Even though Sony decided to suspend using controversial copy-protection technology, consumers and network managers are still furious.

Antone Gonsalves

November 11, 2005

4 Min Read

Despite Sony BMG Music Entertainment's decision to stop using its controversial copy-protection technology, the anger generated by what one expert called "inept-ware" is unlikely to subside anytime soon.

Security experts believe that the world's second largest music label failed to see the ramifications when it chose to install the software without first seeking permission from PC users, and then using technology called a "rootkit" to hide its presence. The software came with 20 music CDs sold by Sony BMG.

But some customers of the record company and its parent, Sony Corp., were far less forgiving.

"I am personally making it a policy of mine that from this point on, Sony won't be able to sell me anything," Dennis Barr, Kansas City, Mo., said. "My family has a PS2 (PlayStation 2) plus some games, and I have a Sony CD player in my stereo rack. But no more -- no Sony music, no Sony appliances, no Sony gadgets of any kind. They've lost my business for life, because they were too damn dumb to realize just what they were doing."

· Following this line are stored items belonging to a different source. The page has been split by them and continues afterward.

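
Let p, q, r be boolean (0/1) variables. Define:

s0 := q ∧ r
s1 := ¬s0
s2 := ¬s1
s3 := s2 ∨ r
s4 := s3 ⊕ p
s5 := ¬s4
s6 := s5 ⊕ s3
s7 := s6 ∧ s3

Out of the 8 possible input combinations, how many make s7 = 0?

s7 = s6 ∧ s3 must be 0, so at least one of s6, s3 is 0.
Satisfying assignments:
  p=0, q=0, r=0
  p=0, q=1, r=0
  p=1, q=0, r=0
  p=1, q=0, r=1
  p=1, q=1, r=0
  p=1, q=1, r=1

6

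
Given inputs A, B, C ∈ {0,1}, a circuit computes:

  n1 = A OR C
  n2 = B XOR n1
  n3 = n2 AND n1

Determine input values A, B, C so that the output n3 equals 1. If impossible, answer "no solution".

A=0 B=0 C=1

n3 = n2 AND n1 must be 1, so both n2 = 1 and n1 = 1.
n2 = B XOR n1 must be 1, so B and n1 differ.
Check with A=0 B=0 C=1:
n1 = A OR C = 0 OR 1 = 1
n2 = B XOR n1 = 0 XOR 1 = 1
n3 = n2 AND n1 = 1 AND 1 = 1
So n3 = 1 as required.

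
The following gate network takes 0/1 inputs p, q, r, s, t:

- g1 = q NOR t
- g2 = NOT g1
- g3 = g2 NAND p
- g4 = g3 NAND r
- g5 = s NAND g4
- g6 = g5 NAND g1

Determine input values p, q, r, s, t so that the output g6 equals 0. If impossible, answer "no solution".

p=0, q=0, r=1, s=1, t=0

g6 = g5 NAND g1 must be 0, so both g5 = 1 and g1 = 1.
Check with p=0, q=0, r=1, s=1, t=0:
g1 = q NOR t = 0 NOR 0 = 1
g2 = NOT g1 = NOT 1 = 0
g3 = g2 NAND p = 0 NAND 0 = 1
g4 = g3 NAND r = 1 NAND 1 = 0
g5 = s NAND g4 = 1 NAND 0 = 1
g6 = g5 NAND g1 = 1 NAND 1 = 0
So g6 = 0 as required.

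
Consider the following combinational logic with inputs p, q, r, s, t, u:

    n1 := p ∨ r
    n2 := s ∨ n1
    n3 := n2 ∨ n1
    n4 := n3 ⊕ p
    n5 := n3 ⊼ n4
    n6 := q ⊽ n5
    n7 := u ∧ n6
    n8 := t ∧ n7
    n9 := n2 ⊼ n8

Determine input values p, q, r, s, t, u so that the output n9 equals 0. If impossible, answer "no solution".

n9 = n2 ⊼ n8 must be 0, so both n2 = 1 and n8 = 1.
n2 = s ∨ n1 must be 1, so at least one of s, n1 is 1.
Check with p=0, q=0, r=0, s=1, t=1, u=1:
n1 = p ∨ r = 0 ∨ 0 = 0
n2 = s ∨ n1 = 1 ∨ 0 = 1
n3 = n2 ∨ n1 = 1 ∨ 0 = 1
n4 = n3 ⊕ p = 1 ⊕ 0 = 1
n5 = n3 ⊼ n4 = 1 ⊼ 1 = 0
n6 = q ⊽ n5 = 0 ⊽ 0 = 1
n7 = u ∧ n6 = 1 ∧ 1 = 1
n8 = t ∧ n7 = 1 ∧ 1 = 1
n9 = n2 ⊼ n8 = 1 ⊼ 1 = 0
So n9 = 0 as required.

p=0, q=0, r=0, s=1, t=1, u=1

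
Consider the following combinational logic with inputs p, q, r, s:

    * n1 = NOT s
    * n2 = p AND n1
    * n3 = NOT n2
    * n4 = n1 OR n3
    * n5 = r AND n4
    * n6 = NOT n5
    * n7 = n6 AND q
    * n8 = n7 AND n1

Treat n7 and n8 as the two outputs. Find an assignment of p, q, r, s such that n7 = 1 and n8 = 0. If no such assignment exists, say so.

Check with p=0, q=1, r=0, s=1:
n1 = NOT s = NOT 1 = 0
n2 = p AND n1 = 0 AND 0 = 0
n3 = NOT n2 = NOT 0 = 1
n4 = n1 OR n3 = 0 OR 1 = 1
n5 = r AND n4 = 0 AND 1 = 0
n6 = NOT n5 = NOT 0 = 1
n7 = n6 AND q = 1 AND 1 = 1
n8 = n7 AND n1 = 1 AND 0 = 0
So n7 = 1 and n8 = 0.

p=0, q=1, r=0, s=1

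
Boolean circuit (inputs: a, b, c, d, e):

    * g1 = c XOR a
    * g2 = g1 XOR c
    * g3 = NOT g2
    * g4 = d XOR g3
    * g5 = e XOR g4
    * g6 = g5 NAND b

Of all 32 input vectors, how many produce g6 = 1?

g6 = g5 NAND b must be 1, so at least one of g5, b is 0.
Enumerating the 32 input combinations, 24 give g6 = 1 and 8 give g6 = 0.

24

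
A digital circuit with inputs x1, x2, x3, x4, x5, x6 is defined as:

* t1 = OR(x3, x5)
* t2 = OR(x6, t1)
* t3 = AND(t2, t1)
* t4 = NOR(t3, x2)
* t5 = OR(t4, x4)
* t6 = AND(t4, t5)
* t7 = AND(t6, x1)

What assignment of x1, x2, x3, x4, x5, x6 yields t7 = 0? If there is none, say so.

t7 = AND(t6, x1) must be 0, so at least one of t6, x1 is 0.
Check with x1=0, x2=0, x3=1, x4=0, x5=0, x6=1:
t1 = OR(x3, x5) = OR(1, 0) = 1
t2 = OR(x6, t1) = OR(1, 1) = 1
t3 = AND(t2, t1) = AND(1, 1) = 1
t4 = NOR(t3, x2) = NOR(1, 0) = 0
t5 = OR(t4, x4) = OR(0, 0) = 0
t6 = AND(t4, t5) = AND(0, 0) = 0
t7 = AND(t6, x1) = AND(0, 0) = 0
So t7 = 0 as required.

x1=0, x2=0, x3=1, x4=0, x5=0, x6=1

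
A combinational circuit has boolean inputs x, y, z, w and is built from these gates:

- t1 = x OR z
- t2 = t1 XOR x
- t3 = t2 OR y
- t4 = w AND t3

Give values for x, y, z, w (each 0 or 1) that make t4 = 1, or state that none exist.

t4 = w AND t3 must be 1, so both w = 1 and t3 = 1.
t3 = t2 OR y must be 1, so at least one of t2, y is 1.
Check with x=1, y=1, z=0, w=1:
t1 = x OR z = 1 OR 0 = 1
t2 = t1 XOR x = 1 XOR 1 = 0
t3 = t2 OR y = 0 OR 1 = 1
t4 = w AND t3 = 1 AND 1 = 1
So t4 = 1 as required.

x=1, y=1, z=0, w=1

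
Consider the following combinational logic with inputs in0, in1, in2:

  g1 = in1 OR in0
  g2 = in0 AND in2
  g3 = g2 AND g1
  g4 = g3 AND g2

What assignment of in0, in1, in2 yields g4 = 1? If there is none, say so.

in0=1, in1=0, in2=1

g4 = g3 AND g2 must be 1, so both g3 = 1 and g2 = 1.
Check with in0=1, in1=0, in2=1:
g1 = in1 OR in0 = 0 OR 1 = 1
g2 = in0 AND in2 = 1 AND 1 = 1
g3 = g2 AND g1 = 1 AND 1 = 1
g4 = g3 AND g2 = 1 AND 1 = 1
So g4 = 1 as required.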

Besides the hit Sony has taken among customers, its brand appears to have also been tainted.

"I don't condone piracy, but the unbridled greed of Sony is disgusting," Michael King, Salinas, Calif., said. "They are saying what the others (record companies) think - they own the information forever, even if you buy it, and have the unlimited right to control the information, including its use no matter what or where."

While not under-playing the seriousness of Sony's technology, which hackers have exploited in an attempt to hide malicous software, security experts believe the company made a bad decision in trying to do something right, which is protect its property.

Graham Cluley, senior technology consultant for Sophos Plc, called the technology, which was developed by U.K.-based First4Internet, "inept-ware."

"I don't think it was malicious in its intent," Cluley said.

However, a poll of systems administrators by Sophos found a far stronger opinion, which Cluley called "typical." "Sony are dirty, rotten scumbags for secretly installing their crap on people's computers," a respondent said. "These big media giants are going the way of the dinosaur, and not all the copy protection in the universe will save them."

As more music is available on the Web, much of it illegally through file-sharing networks, record companies have become more aggressive in finding technology to protect their property. Indeed, Sony BMG was unapologetic in its mission to use anti-piracy technology.

"(It) is an important tool to protect our intellectual property rights and those of our artists," the company said Friday.

In the case of the latest technology, however, the tool was misused.

"They aimed at the pirates, and in the process managed to shoot themselves in the foot," Cluley said.

F-Secure Corp. spoke with Sony in October to try to dissuade the company from using the rootkit, Travis Witteveen, vice president of the security vendor's North American operations, said. The result was a patch Sony BMG recently offered to remove the technology's cloaking ability.

"We worked together with Sony to have them change their methodology," Witteveen said.

Unlike Apple Computer Inc., which protects music downloads by only allowing them to be played in its own iTunes software, Sony is dealing with protecting music played on devices that are out of its control.

"They were trying a different way to solve the same problem (copy-protection)," Witteveen said. "But (the methodology) was not being relayed to the security industry, and they didn't understand the consequences of their action."

The anger toward Sony was probably the result of people being taken off guard by a security threat coming from a record company, a security expert said.

"People didn't really expect a large, legitimate -- not questionable -- company like Sony to use something that hid itself from the computer user," Jon Orbeton, senior security analyst for Zone Labs LLC, said. "Given the press, (record) companies will take a good look at Sony. They'll learn from this incident that if you're going to install copy-protection, than you need to do it in a way that's upfront."